Abstract

Microbial Fuel Cells (MFCs) are promising bio electrochemical systems capable of simultaneously treating wastewater and generating renewable bioelectricity. Their performance is governed by microbial metabolism, electrode properties, ionic transport, and environmental conditions. Despite extensive global research, the electro genic potential of Iraqi aquatic ecosystems as native sources of electro active microorganisms remains largely unexplored. This study evaluates bioelectricity generation using contaminated water and sediment collected from five environmental sites in Iraq, with emphasis on physicochemical influences and temporal voltage behavior. A dual-chamber MFC was constructed using an aluminum anode, copper cathode, potassium permanganate catholyte (0.3%), and a cotton-wick proton-conducting bridge. Voltage output, pH, temperature, electrical conductivity (EC), and total dissolved solids (TDS) were monitored over five days. Descriptive statistics, temporal trend analysis, and correlation analysis were performed, alongside mathematical modeling of voltage generation, internal resistance, power output, and Columbic efficiency. Initial voltage outputs ranged from 0.45 to 0.56 V, increasing to a maximum of 0.66 V after 48 h due to anodic biofilm maturation. Hilla Drainage and Bahr Al-Najaf exhibited the highest electrogenic activity, while Hilla Lake showed the lowest performance. EC and TDS displayed moderate to strong correlations with voltage output (r ≈ 0.65–0.82), highlighting the role of ionic transport.
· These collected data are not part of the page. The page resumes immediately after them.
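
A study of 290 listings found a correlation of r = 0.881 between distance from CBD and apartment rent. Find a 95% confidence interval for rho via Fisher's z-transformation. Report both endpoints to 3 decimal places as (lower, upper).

(0.852, 0.904)

z_r = atanh(0.881) = 1.380218;  SE = 1/√(n−3) = 1/√287 = 0.059028
z-limits: 1.380218 ± 1.960·0.059028 = 1.380218 ± 0.115695 = [1.264523, 1.495913]
ρ-limits: (tanh 1.264523, tanh 1.495913) = (0.852, 0.904)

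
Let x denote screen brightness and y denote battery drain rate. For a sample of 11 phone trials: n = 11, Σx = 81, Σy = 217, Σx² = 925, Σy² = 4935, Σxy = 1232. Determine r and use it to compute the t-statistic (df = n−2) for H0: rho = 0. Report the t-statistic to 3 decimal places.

Numerator: nΣxy − (Σx)(Σy) = 11·1232 − (81)(217) = -4025
Denominator: √[(nΣx²−(Σx)²)(nΣy²−(Σy)²)]
  nΣx²−(Σx)² = 11·925 − 6561 = 3614;  nΣy²−(Σy)² = 11·4935 − 47089 = 7196
  √(3614·7196) = √26006344 = 5099.6416
r = -4025 / 5099.6416 = -0.7893
t = r·√(n−2)/√(1−r²) = -0.7893·√9 / √(1−0.622994) = -2.367900 / 0.614008 = -3.856

-3.856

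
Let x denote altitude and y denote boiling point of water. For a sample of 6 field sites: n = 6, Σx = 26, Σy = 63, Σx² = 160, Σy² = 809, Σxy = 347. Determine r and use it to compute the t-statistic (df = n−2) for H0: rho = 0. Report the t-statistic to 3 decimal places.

Numerator: nΣxy − (Σx)(Σy) = 6·347 − (26)(63) = 444
Denominator: √[(nΣx²−(Σx)²)(nΣy²−(Σy)²)]
  nΣx²−(Σx)² = 6·160 − 676 = 284;  nΣy²−(Σy)² = 6·809 − 3969 = 885
  √(284·885) = √251340 = 501.3382
r = 444 / 501.3382 = 0.8856
t = r·√(n−2)/√(1−r²) = 0.8856·√4 / √(1−0.784287) = 1.771200 / 0.464449 = 3.814

3.814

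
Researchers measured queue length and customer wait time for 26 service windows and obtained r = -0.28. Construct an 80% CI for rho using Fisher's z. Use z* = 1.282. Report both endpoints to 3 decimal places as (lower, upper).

(-0.504, -0.020)

Fisher z: z_r = atanh(r) = ½·ln((1+(-0.28))/(1−(-0.28))) = -0.287682
SE(z) = 1/√(n−3) = 1/√23 = 0.208514
80% ⇒ z* = 1.282; margin = 1.282·0.208514 = 0.267315
CI on z-scale: (-0.554997, -0.020367)
Back-transform: tanh(-0.554997) = -0.504256, tanh(-0.020367) = -0.020364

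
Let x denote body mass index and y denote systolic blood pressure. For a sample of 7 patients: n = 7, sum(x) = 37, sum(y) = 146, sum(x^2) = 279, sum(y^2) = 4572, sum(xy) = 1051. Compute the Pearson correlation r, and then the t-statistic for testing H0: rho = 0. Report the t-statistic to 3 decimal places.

Numerator: nΣxy − (Σx)(Σy) = 7·1051 − (37)(146) = 1955
Denominator: √[(nΣx²−(Σx)²)(nΣy²−(Σy)²)]
  nΣx²−(Σx)² = 7·279 − 1369 = 584;  nΣy²−(Σy)² = 7·4572 − 21316 = 10688
  √(584·10688) = √6241792 = 2498.3579
r = 1955 / 2498.3579 = 0.7825
t = r·√(n−2)/√(1−r²) = 0.7825·√5 / √(1−0.612306) = 1.749723 / 0.622651 = 2.810

2.810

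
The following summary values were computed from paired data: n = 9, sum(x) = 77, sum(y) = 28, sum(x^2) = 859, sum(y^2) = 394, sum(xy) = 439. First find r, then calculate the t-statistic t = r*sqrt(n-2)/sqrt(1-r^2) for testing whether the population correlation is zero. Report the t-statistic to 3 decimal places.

3.585

S_xy = nΣxy − ΣxΣy = 9·439 − 77·28 = 3951 − 2156 = 1795
S_xx = nΣx² − (Σx)² = 9·859 − 77² = 7731 − 5929 = 1802
S_yy = nΣy² − (Σy)² = 9·394 − 28² = 3546 − 784 = 2762
r = S_xy / √(S_xx·S_yy) = 1795 / √(1802·2762) = 1795 / √4977124 = 1795 / 2230.9469 = 0.8046
t = r·√(n−2)/√(1−r²) = 0.8046·√7 / √(1−0.647381) = 2.128772 / 0.593817 = 3.585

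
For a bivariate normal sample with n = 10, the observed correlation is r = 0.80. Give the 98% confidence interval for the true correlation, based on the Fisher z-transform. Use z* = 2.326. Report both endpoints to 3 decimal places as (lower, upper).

z_r = atanh(0.80) = 1.098612;  SE = 1/√(n−3) = 1/√7 = 0.377964
z-limits: 1.098612 ± 2.326·0.377964 = 1.098612 ± 0.879144 = [0.219468, 1.977756]
ρ-limits: (tanh 0.219468, tanh 1.977756) = (0.216, 0.962)

(0.216, 0.962)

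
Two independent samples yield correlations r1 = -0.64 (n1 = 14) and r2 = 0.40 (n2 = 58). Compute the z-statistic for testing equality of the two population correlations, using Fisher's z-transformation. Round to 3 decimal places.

-3.578

z1 = atanh(-0.64) = -0.758174,  z2 = atanh(0.40) = 0.423649
SE = √(1/(n1−3) + 1/(n2−3)) = √(1/11 + 1/55) = √(0.0909091 + 0.0181818) = √0.1090909 = 0.330289
z = (z1 − z2)/SE = (-0.758174 − 0.423649) / 0.330289 = -1.181823 / 0.330289 = -3.578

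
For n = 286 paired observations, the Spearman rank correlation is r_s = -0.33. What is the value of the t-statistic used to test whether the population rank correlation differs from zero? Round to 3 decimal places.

t = r_s·√(n−2) / √(1−r_s²) with r_s = -0.33, n = 286
  = -0.33·√284 / √(1 − 0.1089)
  = -0.33·16.852300 / 0.943981
  = -5.561259 / 0.943981 = -5.891

-5.891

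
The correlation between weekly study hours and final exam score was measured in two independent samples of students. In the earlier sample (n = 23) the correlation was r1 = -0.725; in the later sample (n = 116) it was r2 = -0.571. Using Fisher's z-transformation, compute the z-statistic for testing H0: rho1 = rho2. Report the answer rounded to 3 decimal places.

Fisher z-transforms: z1 = atanh(-0.725) = -0.918106, z2 = atanh(-0.571) = -0.649005; difference d = -0.269101
Var(d) = 1/20 + 1/113 = 0.0500000 + 0.0088496 = 0.0588496
z = d/√Var(d) = -0.269101 / √0.0588496 = -0.269101 / 0.242589 = -1.109

-1.109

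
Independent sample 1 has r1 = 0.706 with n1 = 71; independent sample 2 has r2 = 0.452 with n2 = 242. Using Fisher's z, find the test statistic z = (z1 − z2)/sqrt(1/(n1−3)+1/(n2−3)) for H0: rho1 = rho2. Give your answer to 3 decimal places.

z1 = atanh(0.706) = 0.879163,  z2 = atanh(0.452) = 0.487211
SE = √(1/(n1−3) + 1/(n2−3)) = √(1/68 + 1/239) = √(0.0147059 + 0.0041841) = √0.0188900 = 0.137441
z = (z1 − z2)/SE = (0.879163 − 0.487211) / 0.137441 = 0.391952 / 0.137441 = 2.852

2.852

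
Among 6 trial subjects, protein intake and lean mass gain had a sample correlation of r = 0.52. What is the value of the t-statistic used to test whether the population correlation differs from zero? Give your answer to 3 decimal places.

t = r·√(n−2) / √(1−r²) with r = 0.52, n = 6
  = 0.52·√4 / √(1 − 0.2704)
  = 0.52·2.000000 / 0.854166
  = 1.040000 / 0.854166 = 1.218

1.218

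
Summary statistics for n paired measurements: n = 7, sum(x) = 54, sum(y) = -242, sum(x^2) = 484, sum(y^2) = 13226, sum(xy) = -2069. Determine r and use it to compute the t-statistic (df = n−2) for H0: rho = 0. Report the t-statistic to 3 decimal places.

-0.844

Numerator: nΣxy − (Σx)(Σy) = 7·(-2069) − (54)(-242) = -1415
Denominator: √[(nΣx²−(Σx)²)(nΣy²−(Σy)²)]
  nΣx²−(Σx)² = 7·484 − 2916 = 472;  nΣy²−(Σy)² = 7·13226 − 58564 = 34018
  √(472·34018) = √16056496 = 4007.0558
r = -1415 / 4007.0558 = -0.3531
t = r·√(n−2)/√(1−r²) = -0.3531·√5 / √(1−0.124680) = -0.789556 / 0.935585 = -0.844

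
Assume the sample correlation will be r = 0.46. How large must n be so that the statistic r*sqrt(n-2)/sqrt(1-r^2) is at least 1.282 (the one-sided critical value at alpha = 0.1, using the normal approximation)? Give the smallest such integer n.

9

r√(n−2)/√(1−r²) ≥ 1.282  ⇔  n−2 ≥ (1.282)²·(1−r²)/r²
(1−r²)/r² = (1−0.2116)/0.2116 = 3.7259
n ≥ 2 + 1.643524·3.7259 = 2 + 6.1236 = 8.1236
⌈8.1236⌉ = 9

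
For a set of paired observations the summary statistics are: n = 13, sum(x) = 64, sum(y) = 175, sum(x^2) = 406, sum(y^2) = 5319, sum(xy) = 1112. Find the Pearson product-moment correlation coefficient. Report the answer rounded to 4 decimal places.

0.4825

Numerator: nΣxy − (Σx)(Σy) = 13·1112 − (64)(175) = 3256
Denominator: √[(nΣx²−(Σx)²)(nΣy²−(Σy)²)]
  nΣx²−(Σx)² = 13·406 − 4096 = 1182;  nΣy²−(Σy)² = 13·5319 − 30625 = 38522
  √(1182·38522) = √45533004 = 6747.8148
r = 3256 / 6747.8148 = 0.4825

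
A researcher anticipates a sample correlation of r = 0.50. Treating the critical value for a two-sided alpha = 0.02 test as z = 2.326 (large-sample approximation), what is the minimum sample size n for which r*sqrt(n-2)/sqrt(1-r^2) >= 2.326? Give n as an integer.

19

r√(n−2)/√(1−r²) ≥ 2.326  ⇔  n−2 ≥ (2.326)²·(1−r²)/r²
(1−r²)/r² = (1−0.2500)/0.2500 = 3.0000
n ≥ 2 + 5.410276·3.0000 = 2 + 16.2308 = 18.2308
⌈18.2308⌉ = 19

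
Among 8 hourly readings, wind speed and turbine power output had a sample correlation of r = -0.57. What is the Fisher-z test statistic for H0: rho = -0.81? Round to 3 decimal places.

1.072

Fisher z: atanh(-0.57) = -0.647523, atanh(-0.81) = -1.127029
z = (z_r − z_0)·√(n−3) = (-0.647523 − (-1.127029))·√5 = 0.479506 · 2.236068 = 1.072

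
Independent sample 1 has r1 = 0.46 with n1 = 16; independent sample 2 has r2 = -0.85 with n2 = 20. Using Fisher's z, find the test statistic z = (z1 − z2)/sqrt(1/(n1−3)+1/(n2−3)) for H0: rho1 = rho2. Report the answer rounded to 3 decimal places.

z1 = atanh(0.46) = 0.497311,  z2 = atanh(-0.85) = -1.256153
SE = √(1/(n1−3) + 1/(n2−3)) = √(1/13 + 1/17) = √(0.0769231 + 0.0588235) = √0.1357466 = 0.368438
z = (z1 − z2)/SE = (0.497311 − (-1.256153)) / 0.368438 = 1.753464 / 0.368438 = 4.759

4.759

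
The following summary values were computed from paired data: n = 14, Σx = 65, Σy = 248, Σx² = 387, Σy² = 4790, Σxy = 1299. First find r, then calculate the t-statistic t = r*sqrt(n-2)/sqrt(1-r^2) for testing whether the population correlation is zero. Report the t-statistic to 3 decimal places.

S_xy = nΣxy − ΣxΣy = 14·1299 − 65·248 = 18186 − 16120 = 2066
S_xx = nΣx² − (Σx)² = 14·387 − 65² = 5418 − 4225 = 1193
S_yy = nΣy² − (Σy)² = 14·4790 − 248² = 67060 − 61504 = 5556
r = S_xy / √(S_xx·S_yy) = 2066 / √(1193·5556) = 2066 / √6628308 = 2066 / 2574.5501 = 0.8025
t = r·√(n−2)/√(1−r²) = 0.8025·√12 / √(1−0.644006) = 2.779942 / 0.596652 = 4.659

4.659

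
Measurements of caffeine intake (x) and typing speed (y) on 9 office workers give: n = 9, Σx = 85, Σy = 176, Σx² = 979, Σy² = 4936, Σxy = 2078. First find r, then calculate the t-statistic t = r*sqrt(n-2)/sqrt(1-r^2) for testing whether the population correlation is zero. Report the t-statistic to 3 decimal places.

Numerator: nΣxy − (Σx)(Σy) = 9·2078 − (85)(176) = 3742
Denominator: √[(nΣx²−(Σx)²)(nΣy²−(Σy)²)]
  nΣx²−(Σx)² = 9·979 − 7225 = 1586;  nΣy²−(Σy)² = 9·4936 − 30976 = 13448
  √(1586·13448) = √21328528 = 4618.2819
r = 3742 / 4618.2819 = 0.8103
t = r·√(n−2)/√(1−r²) = 0.8103·√7 / √(1−0.656586) = 2.143852 / 0.586015 = 3.658

3.658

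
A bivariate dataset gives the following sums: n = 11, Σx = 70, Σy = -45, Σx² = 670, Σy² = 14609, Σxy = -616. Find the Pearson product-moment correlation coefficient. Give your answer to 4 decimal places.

-0.1832

S_xy = nΣxy − ΣxΣy = 11·(-616) − 70·(-45) = -6776 − (-3150) = -3626
S_xx = nΣx² − (Σx)² = 11·670 − 70² = 7370 − 4900 = 2470
S_yy = nΣy² − (Σy)² = 11·14609 − (-45)² = 160699 − 2025 = 158674
r = S_xy / √(S_xx·S_yy) = -3626 / √(2470·158674) = -3626 / √391924780 = -3626 / 19797.0902 = -0.1832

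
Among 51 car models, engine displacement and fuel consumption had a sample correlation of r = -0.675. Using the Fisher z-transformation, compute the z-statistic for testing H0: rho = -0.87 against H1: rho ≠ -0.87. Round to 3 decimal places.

3.556

z_r = atanh(-0.675) = -0.819872,  z_0 = atanh(-0.87) = -1.333080
SE = 1/√(n−3) = 1/√48 = 0.144338
z = (z_r − z_0)/SE = (-0.819872 − (-1.333080)) / 0.144338 = 0.513208 / 0.144338 = 3.556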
Mathematical modeling confirmed a reduction in internal resistance with increasing biofilm density. Overall, the results demonstrate that native Iraqi microbial communities possess strong electro active capabilities, supporting the feasibility of MFCs as low-cost, self-sustaining energy systems. Future work should focus on nanoparticle-enhanced electrodes, improved membranes, and system scaling for wastewater treatment and bio sensing applications.